Additionally, the terms of the new commitment require that the senior credit
facility be guaranteed to the extent allowed by law by CompleTel Europe and each
of its subsidiaries. The terms of the new commitment further require that the
senior credit facility be secured to the extent allowed by law by a perfected
security interest in all of CompleTel Europe's present and future material
assets and revenues and those of its subsidiaries and by a pledge of the stock
of each of the borrowers .

         We have agreed to use proceeds from the senior credit facility to
deploy networks in seven markets in France (Paris, Lyon, Marseille, Lille,
Toulouse, Grenoble and Nice) and four markets in Germany (Berlin, Munich,
Nuremberg and Essen). These markets include our five initial target markets and
the six additional markets in France and Germany we planned to develop
contingent upon obtaining additional financing.

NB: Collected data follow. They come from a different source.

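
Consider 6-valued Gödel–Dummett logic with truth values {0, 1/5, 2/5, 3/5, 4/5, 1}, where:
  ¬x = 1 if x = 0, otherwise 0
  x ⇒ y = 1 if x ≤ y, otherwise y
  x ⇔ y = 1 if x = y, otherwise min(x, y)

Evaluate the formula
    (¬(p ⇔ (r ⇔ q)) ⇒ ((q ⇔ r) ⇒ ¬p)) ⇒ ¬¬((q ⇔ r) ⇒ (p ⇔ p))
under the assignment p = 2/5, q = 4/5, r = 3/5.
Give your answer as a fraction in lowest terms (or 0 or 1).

r ⇔ q = 3/5 ⇔ 4/5 = 3/5
p ⇔ (r ⇔ q) = 2/5 ⇔ 3/5 = 2/5
¬(p ⇔ (r ⇔ q)) = ¬2/5 = 0
q ⇔ r = 4/5 ⇔ 3/5 = 3/5
¬p = ¬2/5 = 0
(q ⇔ r) ⇒ ¬p = 3/5 ⇒ 0 = 0
¬(p ⇔ (r ⇔ q)) ⇒ ((q ⇔ r) ⇒ ¬p) = 0 ⇒ 0 = 1
q ⇔ r = 4/5 ⇔ 3/5 = 3/5
p ⇔ p = 2/5 ⇔ 2/5 = 1
(q ⇔ r) ⇒ (p ⇔ p) = 3/5 ⇒ 1 = 1
¬((q ⇔ r) ⇒ (p ⇔ p)) = ¬1 = 0
¬¬((q ⇔ r) ⇒ (p ⇔ p)) = ¬0 = 1
(¬(p ⇔ (r ⇔ q)) ⇒ ((q ⇔ r) ⇒ ¬p)) ⇒ ¬¬((q ⇔ r) ⇒ (p ⇔ p)) = 1 ⇒ 1 = 1

1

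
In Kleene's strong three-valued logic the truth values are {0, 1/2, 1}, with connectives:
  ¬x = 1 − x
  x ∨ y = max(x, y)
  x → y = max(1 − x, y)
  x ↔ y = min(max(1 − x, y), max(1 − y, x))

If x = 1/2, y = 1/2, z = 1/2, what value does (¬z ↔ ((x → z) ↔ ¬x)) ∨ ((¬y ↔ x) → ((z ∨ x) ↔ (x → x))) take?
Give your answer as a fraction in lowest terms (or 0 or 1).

¬z = ¬1/2 = 1/2
x → z = 1/2 → 1/2 = 1/2
¬x = ¬1/2 = 1/2
(x → z) ↔ ¬x = 1/2 ↔ 1/2 = 1/2
¬z ↔ ((x → z) ↔ ¬x) = 1/2 ↔ 1/2 = 1/2
¬y = ¬1/2 = 1/2
¬y ↔ x = 1/2 ↔ 1/2 = 1/2
z ∨ x = 1/2 ∨ 1/2 = 1/2
x → x = 1/2 → 1/2 = 1/2
(z ∨ x) ↔ (x → x) = 1/2 ↔ 1/2 = 1/2
(¬y ↔ x) → ((z ∨ x) ↔ (x → x)) = 1/2 → 1/2 = 1/2
(¬z ↔ ((x → z) ↔ ¬x)) ∨ ((¬y ↔ x) → ((z ∨ x) ↔ (x → x))) = 1/2 ∨ 1/2 = 1/2

1/2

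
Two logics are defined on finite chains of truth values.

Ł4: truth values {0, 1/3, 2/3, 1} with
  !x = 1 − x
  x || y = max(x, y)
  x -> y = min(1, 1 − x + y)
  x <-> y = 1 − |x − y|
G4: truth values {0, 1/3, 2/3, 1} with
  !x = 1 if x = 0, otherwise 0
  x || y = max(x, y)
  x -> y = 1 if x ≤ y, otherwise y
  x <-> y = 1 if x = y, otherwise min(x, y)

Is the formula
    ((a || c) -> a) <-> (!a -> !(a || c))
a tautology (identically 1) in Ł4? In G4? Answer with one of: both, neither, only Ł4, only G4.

In Ł4: every assignment gives 1 — tautology.
In G4: at a = 1/3, c = 2/3 the value is 1/3 — not a tautology.

only Ł4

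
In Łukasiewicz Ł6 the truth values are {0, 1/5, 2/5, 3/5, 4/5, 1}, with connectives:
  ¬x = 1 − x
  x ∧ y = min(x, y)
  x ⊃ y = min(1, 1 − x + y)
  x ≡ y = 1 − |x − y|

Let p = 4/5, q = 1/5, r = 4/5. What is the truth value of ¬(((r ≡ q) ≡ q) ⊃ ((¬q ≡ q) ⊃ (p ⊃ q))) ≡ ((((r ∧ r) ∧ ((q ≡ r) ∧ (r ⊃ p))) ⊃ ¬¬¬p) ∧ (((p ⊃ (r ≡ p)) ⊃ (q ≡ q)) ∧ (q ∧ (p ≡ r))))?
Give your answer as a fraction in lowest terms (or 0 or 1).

r ≡ q = 4/5 ≡ 1/5 = 2/5
(r ≡ q) ≡ q = 2/5 ≡ 1/5 = 4/5
¬q = ¬1/5 = 4/5
¬q ≡ q = 4/5 ≡ 1/5 = 2/5
p ⊃ q = 4/5 ⊃ 1/5 = 2/5
(¬q ≡ q) ⊃ (p ⊃ q) = 2/5 ⊃ 2/5 = 1
((r ≡ q) ≡ q) ⊃ ((¬q ≡ q) ⊃ (p ⊃ q)) = 4/5 ⊃ 1 = 1
¬(((r ≡ q) ≡ q) ⊃ ((¬q ≡ q) ⊃ (p ⊃ q))) = ¬1 = 0
r ∧ r = 4/5 ∧ 4/5 = 4/5
q ≡ r = 1/5 ≡ 4/5 = 2/5
r ⊃ p = 4/5 ⊃ 4/5 = 1
(q ≡ r) ∧ (r ⊃ p) = 2/5 ∧ 1 = 2/5
(r ∧ r) ∧ ((q ≡ r) ∧ (r ⊃ p)) = 4/5 ∧ 2/5 = 2/5
¬p = ¬4/5 = 1/5
¬¬p = ¬1/5 = 4/5
¬¬¬p = ¬4/5 = 1/5
((r ∧ r) ∧ ((q ≡ r) ∧ (r ⊃ p))) ⊃ ¬¬¬p = 2/5 ⊃ 1/5 = 4/5
r ≡ p = 4/5 ≡ 4/5 = 1
p ⊃ (r ≡ p) = 4/5 ⊃ 1 = 1
q ≡ q = 1/5 ≡ 1/5 = 1
(p ⊃ (r ≡ p)) ⊃ (q ≡ q) = 1 ⊃ 1 = 1
p ≡ r = 4/5 ≡ 4/5 = 1
q ∧ (p ≡ r) = 1/5 ∧ 1 = 1/5
((p ⊃ (r ≡ p)) ⊃ (q ≡ q)) ∧ (q ∧ (p ≡ r)) = 1 ∧ 1/5 = 1/5
(((r ∧ r) ∧ ((q ≡ r) ∧ (r ⊃ p))) ⊃ ¬¬¬p) ∧ (((p ⊃ (r ≡ p)) ⊃ (q ≡ q)) ∧ (q ∧ (p ≡ r))) = 4/5 ∧ 1/5 = 1/5
¬(((r ≡ q) ≡ q) ⊃ ((¬q ≡ q) ⊃ (p ⊃ q))) ≡ ((((r ∧ r) ∧ ((q ≡ r) ∧ (r ⊃ p))) ⊃ ¬¬¬p) ∧ (((p ⊃ (r ≡ p)) ⊃ (q ≡ q)) ∧ (q ∧ (p ≡ r)))) = 0 ≡ 1/5 = 4/5

4/5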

         The senior credit facility, if and when implemented, would consist of
an initial tranche in the form of a term loan facility in the amount of the euro
equivalent of $110 million available up to December 31, 2000, repayable
beginning 2003, and a subsequent tranche of the euro equivalent of $170 million
available up to December 30, 2002, a portion of which would thereafter remain
available as a revolving credit facility for working capital purposes. The
senior credit facility would bear interest at a variable rate commencing at
EURIBOR plus a margin and costs, with a final maturity date of December 30,
2006.

          The final implementation of the commitment and the availability of the
first tranche term loan remain subject to several conditions, including:

o       the delivery of a business plan satisfactory to the arrangers;

o       injecting the euro equivalent of approximately $181 million of net
        proceeds from a combination of existing and new equity contributions,
        subordinated shareholder loans, and the proceeds of the notes, into our
        French and German subsidiaries and having spent the euro equivalent of
        at least $175 million, consistent with an approved business plan, on
        French and German network deployment in the target markets;

o       the perfection of the security interests;

o       the satisfaction of customary conditions including preparation of
        definitive documentation and satisfactory completion of due diligence;
        and

o       the satisfaction of the business plan in all material respects,
        including full satisfaction of revenue, EBITDA and MAN-fiber roll-out
        targets.

Based on the terms of the new commitment, we expect the availability of credit
in subsequent drawings under the senior credit facility would be contingent on a
number of conditions precedent, including the satisfaction of various financial
ratios.

         Based on this new commitment, we expect to be able to fully fund the
development of our eleven target markets and an internet provider business in
the United Kingdom. Based on our current plans and projections, we expect that
our aggregate capital requirements to fund the development of our eleven target
markets and our United Kingdom business will be approximately $450 million
through 2002. We currently expect to be able to fully fund our development in
our eleven target markets with the proceeds from the issuance of the notes, the
funding expected to be available from the new senior credit facility, equity
contributions received to date and approximately $40 million in new equity
contributions that we will be required to obtain in order to implement the
senior credit facility. We cannot assure you, however, that we will be
successful in implementing the senior credit facility or, if implemented, in
meeting subsequent drawdown conditions. Our inability to implement or draw on
the senior credit facility could cause us to suffer a funding shortfall that
would prevent us from deploying our networks in these markets and that could
materially adversely affect our business and prospects.